Any suggestion where to go though?

Novi


----------



## chefdan09 (Oct 6, 2005)

culinary students vs "learned myself"....

since im right in the middle (cordon bleu dropout)

ill tell you to go to school.

youll find people in the kitchen who know more than the european classically trained chef cause they got a nice shiny text book.

then there are superchef men like thomas keller who would rather rub **** in his hair then go to school.

eaither way, you need a good head, and determination.

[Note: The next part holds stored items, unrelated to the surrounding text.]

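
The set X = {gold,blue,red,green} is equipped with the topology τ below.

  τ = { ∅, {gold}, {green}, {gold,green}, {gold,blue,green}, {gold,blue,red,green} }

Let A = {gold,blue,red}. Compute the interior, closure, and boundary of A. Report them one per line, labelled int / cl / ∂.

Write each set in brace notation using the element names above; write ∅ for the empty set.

int(A) = {gold}
cl(A)  = {gold,blue,red}
∂A     = {blue,red}

opens ⊆ A: ∅, {gold}; union → int = {gold}
complement {green}; its interior {green}; cl(A) = X∖{green} = {gold,blue,red}
boundary = {gold,blue,red} ∖ {gold} = {blue,red}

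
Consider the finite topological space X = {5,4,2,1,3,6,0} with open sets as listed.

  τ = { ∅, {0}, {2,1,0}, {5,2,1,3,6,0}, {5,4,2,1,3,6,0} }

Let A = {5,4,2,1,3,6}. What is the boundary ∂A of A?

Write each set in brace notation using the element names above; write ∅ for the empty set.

U open, U⊆A: ∅. int(A) = ⋃ = ∅
X∖A={0}, int(X∖A)={0}, hence cl(A)={5,4,2,1,3,6}
∂A: remove int from cl → {5,4,2,1,3,6}

{5,4,2,1,3,6}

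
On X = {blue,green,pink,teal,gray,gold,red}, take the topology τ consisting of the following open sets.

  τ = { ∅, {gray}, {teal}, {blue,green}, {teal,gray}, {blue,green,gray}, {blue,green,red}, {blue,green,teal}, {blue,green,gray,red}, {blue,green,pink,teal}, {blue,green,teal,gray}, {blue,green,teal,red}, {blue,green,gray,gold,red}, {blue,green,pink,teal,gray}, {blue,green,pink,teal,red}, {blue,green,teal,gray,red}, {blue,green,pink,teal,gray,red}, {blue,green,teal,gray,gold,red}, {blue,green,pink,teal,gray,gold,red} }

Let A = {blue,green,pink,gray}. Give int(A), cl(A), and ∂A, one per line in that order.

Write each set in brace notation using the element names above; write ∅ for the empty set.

int(A) = {blue,green,gray}
cl(A)  = {blue,green,pink,gray,gold,red}
∂A     = {pink,gold,red}

U open, U⊆A: ∅, {gray}, {blue,green}, {blue,green,gray}. int(A) = ⋃ = {blue,green,gray}
X∖A={teal,gold,red}, int(X∖A)={teal}, hence cl(A)={blue,green,pink,gray,gold,red}
∂A: remove int from cl → {pink,gold,red}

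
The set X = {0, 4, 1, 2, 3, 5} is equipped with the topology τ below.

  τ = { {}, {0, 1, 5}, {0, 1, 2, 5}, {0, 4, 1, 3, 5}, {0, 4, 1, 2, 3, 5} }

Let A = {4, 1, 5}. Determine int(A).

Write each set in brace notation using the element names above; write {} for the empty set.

interior: largest open inside A is {} (from {})

{}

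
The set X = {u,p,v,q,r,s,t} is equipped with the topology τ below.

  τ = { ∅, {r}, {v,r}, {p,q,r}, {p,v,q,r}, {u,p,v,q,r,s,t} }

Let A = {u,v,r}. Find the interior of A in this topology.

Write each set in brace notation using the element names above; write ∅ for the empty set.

{v,r}

interior: largest open inside A is {v,r} (from ∅, {r}, {v,r})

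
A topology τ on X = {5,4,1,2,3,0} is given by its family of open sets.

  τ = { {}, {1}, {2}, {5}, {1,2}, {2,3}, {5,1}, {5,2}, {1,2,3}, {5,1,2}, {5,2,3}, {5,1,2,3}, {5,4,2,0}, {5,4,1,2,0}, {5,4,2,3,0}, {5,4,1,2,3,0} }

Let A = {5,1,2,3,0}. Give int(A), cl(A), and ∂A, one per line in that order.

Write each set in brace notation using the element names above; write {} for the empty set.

open subsets of A: {}, {1}, {2}, {5}, {5,1}, {2,3}, {5,2}, {1,2}, {5,2,3}, {1,2,3}, {5,1,2}, {5,1,2,3}; so int(A) = {5,1,2,3}
closure: X∖int(X∖A) = X∖{} = {5,4,1,2,3,0}
∂A = {5,4,1,2,3,0} minus {5,1,2,3} = {4,0}

int(A) = {5,1,2,3}
cl(A)  = {5,4,1,2,3,0}
∂A     = {4,0}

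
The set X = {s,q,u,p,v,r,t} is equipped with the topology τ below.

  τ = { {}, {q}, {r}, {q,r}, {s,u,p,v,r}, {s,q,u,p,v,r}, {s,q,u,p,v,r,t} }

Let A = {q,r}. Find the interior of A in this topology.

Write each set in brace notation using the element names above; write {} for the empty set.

opens ⊆ A: {}, {q}, {r}, {q,r}; union → int = {q,r}

{q,r}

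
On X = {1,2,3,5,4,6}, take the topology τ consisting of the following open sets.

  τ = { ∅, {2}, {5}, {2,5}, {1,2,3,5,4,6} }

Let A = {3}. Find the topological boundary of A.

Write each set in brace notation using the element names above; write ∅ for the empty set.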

school, you pay for the name, so forget j&w, CIA is the name to have on your resume


----------



## novani (Sep 25, 2005)

HI all,

Thank you for all the suggestions.
I actually just got back from J&W in Rhode Island since I was just curious between CIA (Hyde Park) and J&W for a long time. (I spent a week for a program at CIA before).
I could see the J&W gear toward High school students more so than adults.
I personally like CIA better, it seems to be more professional in some ways and more serious.
Other than that, is school still imporant to go even we eventually would like to open our own store? Because seems like all these schools prepare you to become a good employee instead of a good employer.
I mean the classes seems to be an introduction level.
Is it better just to take a specific professional course (ex. Bread, pastry, chocolate, etc) rather than taking the whole program?
What do you guys think?


----------



## chefdan09 (Oct 6, 2005)

unless you wanna specify in one thing, take everycourse. even though i loathe the somewhat feminine manners of baking and the like, im glad i was choke-chained into taking the classes.


you dont wanna specify in garde manger and end up being a sous chef for a hotline


----------



## novani (Sep 25, 2005)

Hi all,

Just wonder if anybody could give me some inputs what it takes to open your own business.
Do you think the entrepreneurial/business classes would be the biggest part of it more so than the skill part?
Where should I start?

Thank's


----------